Король, лежавший на белоснежных простынях, казался очень бледным и прерывисто дышал. Рыцарь-маг положил ладонь ему на грудь, закрыл глаза, и дыхание раненого стало ровнее. Снаружи застучали в дверь, но молодой граф Герефорд не слышал или не хотел слышать — его охватило бешенство и холодная решимость добиться своего. Он сорвал повязку и стал мягкими, массирующими движениями стягивать края раны. Камень на его груди вспыхнул яркими алыми искрами, серебряная цепочка нагрелась, браслет же оставался все так же незаметен. Ток крови замедлялся у него на глазах, и рана становилась все меньше и меньше, пока не превратилась в узкую багровую, довольно глубокую царапину на светлой коже.
Правда, в теле отца Дик чувствовал еще и легкую лихорадку, непонятно чем вызванную, с которой не смог бы справиться так просто. Он понимал, что одно, наложившись на другое, непременно убило бы короля, а значит, нужно было приложить все усилия, чтоб ему помочь. Он лечил, не умея лечить и не слыша тревожных голосов за дверью.
Потом очнулся, подошел и отодвинул засов. В покои ворвались Монтгомери, двое солдат, видимо, пытавшихся высадить дверь, и боязливо вошел лекарь с двумя учениками. Лекарь был монахом, судя по длинному черному балахону и большому деревянному кресту на груди.

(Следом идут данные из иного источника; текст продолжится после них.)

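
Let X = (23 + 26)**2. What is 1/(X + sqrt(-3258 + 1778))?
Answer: 2401/5766281 - 2*I*sqrt(370)/5766281 ≈ 0.00041639 - 6.6717e-6*I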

— Что здесь происходит? — с порога завопил Эдмер. — Что, черт возьми, ты здесь делал?
— Повязка напиталась кровью. Я сменил ее, — спокойно ответил Дик. На мечи, направленные на него, он не обращал внимания, словно и не видел.
— Черт побери, ты что, лекарь? Отвечай, лекарь?
— Нет.
— Так какого черта ты лезешь туда, куда тебя не просят лезть? — Монтгомери нервно, зло дернул головой. — Много на себя берешь.
Лекарь же просто фыркнул раз-другой... Особенно насмешливым стало его фырканье, когда он коснулся перевязанного места.
— Повязка совсем не затянута, — бросил он, не оборачиваясь. — Так не остановишь крови даже у овцы. Безобразие, молодой человек, лезете делать и совершенно не умеете даже самого главного... Граф Монтгомери, вы не правы, рана совсем неопасна, это просто царапина. Ерунда. Но для пущей пользы королю хорошо было бы сделать кровопускание.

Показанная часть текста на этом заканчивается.